Schematic diagram of a multi-junction solar cell formed from materials lattice-matched to InP and achieving the bandgaps for maximum efficiency

"This research has produced a novel, realistically achievable, lattice-matched, multi-junction solar cell design with the potential to break the 50 percent power conversion efficiency mark under concentrated illumination," says NRL research physicist Robert Walters. "At present, the world record triple-junction solar cell efficiency is 44 percent under concentration and it is generally accepted that a major technology breakthrough will be required for the efficiency of these cells to increase much further."

In multi-junction solar cells, each junction is 'tuned' to different wavelength bands in the solar spectrum to increase efficiency. High bandgap semiconductor material is used to absorb the short wavelength radiation with longer wavelength parts transmitted to subsequent semiconductors.

In theory, an infinite-junction cell could obtain a maximum power conversion percentage of nearly 87 percent. The challenge is to develop a semiconductor material system that can attain a wide range of bandgaps and be grown with high crystalline quality.

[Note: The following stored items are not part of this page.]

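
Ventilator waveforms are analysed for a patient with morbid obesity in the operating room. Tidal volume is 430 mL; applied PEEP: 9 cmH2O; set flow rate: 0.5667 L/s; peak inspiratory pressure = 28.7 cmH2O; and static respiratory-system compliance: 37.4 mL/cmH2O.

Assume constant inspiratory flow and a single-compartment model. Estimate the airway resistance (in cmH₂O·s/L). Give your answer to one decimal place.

Equation of motion (constant flow): PIP = Vt/C + R·V̇ + PEEP.
R·V̇ = PIP − Vt/C − PEEP = 28.7 − 430/37.4 − 9 = 28.7 − 11.497 − 9 = 8.203 cmH2O.
R = 8.203 / 0.5667 = 14.475 cmH2O·s/L.

14.5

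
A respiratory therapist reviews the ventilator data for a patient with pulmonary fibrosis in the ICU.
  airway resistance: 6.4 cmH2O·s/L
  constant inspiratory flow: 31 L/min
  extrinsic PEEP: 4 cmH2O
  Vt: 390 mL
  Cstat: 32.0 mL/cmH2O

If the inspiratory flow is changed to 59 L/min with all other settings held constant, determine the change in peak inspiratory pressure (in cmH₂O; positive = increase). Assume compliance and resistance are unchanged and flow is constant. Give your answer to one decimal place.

Flow: 31 L/min ÷ 60 = 0.5167 L/s.
New flow: 59 L/min ÷ 60 = 0.9833 L/s.
PIP = Vt/C + R·V̇ + PEEP (constant-flow equation of motion).
Only the resistive term changes: ΔPIP = R × ΔV̇ = 6.4 × (0.9833 − 0.5167) = 6.4 × 0.4666 = 2.986 cmH2O.

3.0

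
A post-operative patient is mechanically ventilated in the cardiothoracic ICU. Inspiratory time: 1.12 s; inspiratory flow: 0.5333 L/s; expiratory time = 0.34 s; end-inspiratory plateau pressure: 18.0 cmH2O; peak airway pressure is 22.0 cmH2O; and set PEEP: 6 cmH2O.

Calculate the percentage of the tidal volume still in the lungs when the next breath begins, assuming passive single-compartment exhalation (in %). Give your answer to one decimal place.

40.2

Vt = flow × Ti = 0.5333 L/s × 1.12 s × 1000 mL/L = 597.3 mL.
R = (PIP − Pplat)/V̇ = (22.0 − 18.0) / 0.5333 = 4.0/0.5333 = 7.5 cmH2O·s/L.
C = Vt/(Pplat − PEEP) = 597.3 / (18.0 − 6) = 597.3/12.0 = 49.775 mL/cmH2O.
τ = R × C = 7.5 × 0.04978 L/cmH2O = 0.3734 s.
Fraction remaining at end-expiration = e^(−Te/τ) = e^(−0.34/0.3734) = 0.4023 → 40.23%.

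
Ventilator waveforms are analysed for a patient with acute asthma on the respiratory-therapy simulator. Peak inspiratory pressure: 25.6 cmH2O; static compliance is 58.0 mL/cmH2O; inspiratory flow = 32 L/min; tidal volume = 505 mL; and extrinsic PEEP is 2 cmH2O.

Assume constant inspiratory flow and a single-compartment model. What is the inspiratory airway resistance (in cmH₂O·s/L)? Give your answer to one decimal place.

Flow: 32 L/min ÷ 60 = 0.5333 L/s.
Equation of motion (constant flow): PIP = Vt/C + R·V̇ + PEEP.
R·V̇ = PIP − Vt/C − PEEP = 25.6 − 505/58.0 − 2 = 25.6 − 8.707 − 2 = 14.893 cmH2O.
R = 14.893 / 0.5333 = 27.926 cmH2O·s/L.

27.9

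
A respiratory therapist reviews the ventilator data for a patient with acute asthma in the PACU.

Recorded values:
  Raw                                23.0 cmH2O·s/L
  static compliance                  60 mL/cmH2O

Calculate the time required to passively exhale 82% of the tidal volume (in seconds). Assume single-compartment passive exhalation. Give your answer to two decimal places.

τ = R × C = 23.0 × 60 mL/cmH2O = 23.0 × 0.060 L/cmH2O = 1.38 s.
Exhaled fraction f = 1 − e^(−t/τ) → t = −τ·ln(1 − f) = −1.38·ln(0.18) = 2.366 s.

2.37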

By exploring novel semiconductor materials and applying band structure engineering, via strain-balanced quantum wells, the NRL research team has produced a design for a MJ solar cell that can achieve direct band gaps from 0.7 to 1.8 electron volts (eV) with materials that are all lattice-matched to an InP substrate.

"Having all lattice-matched materials with this wide range of band gaps is the key to breaking the current world record," adds Walters. "It is well known that materials lattice-matched to InP can achieve band gaps of about 1.4 eV and below, but no ternary alloy semiconductors exist with a higher direct band-gap."

The primary innovation enabling this new path to high efficiency is the identification of InAlAsSb quaternary alloys as a high band gap material layer that can be grown lattice-matched to InP. Drawing from their experience with Sb-based compounds for detector and laser applications, NRL scientists modelled the band structure of InAlAsSb and showed that this material could potentially achieve a direct band-gap as high as 1.8eV.

With this result, and using a model that includes both radiative and non-radiative recombination, the NRL scientists created a solar cell design that is a potential route to over 50 percent power conversion efficiency under concentrated solar illumination.

Recently awarded a U.S. Department of Energy, Advanced Research Projects Agency-Energy (ARPA-E) project, NRL scientists, working with MicroLink and Rochester Institute of Technology, Rochester, New York, will execute a three year materials and device development program to realise this new solar cell technology.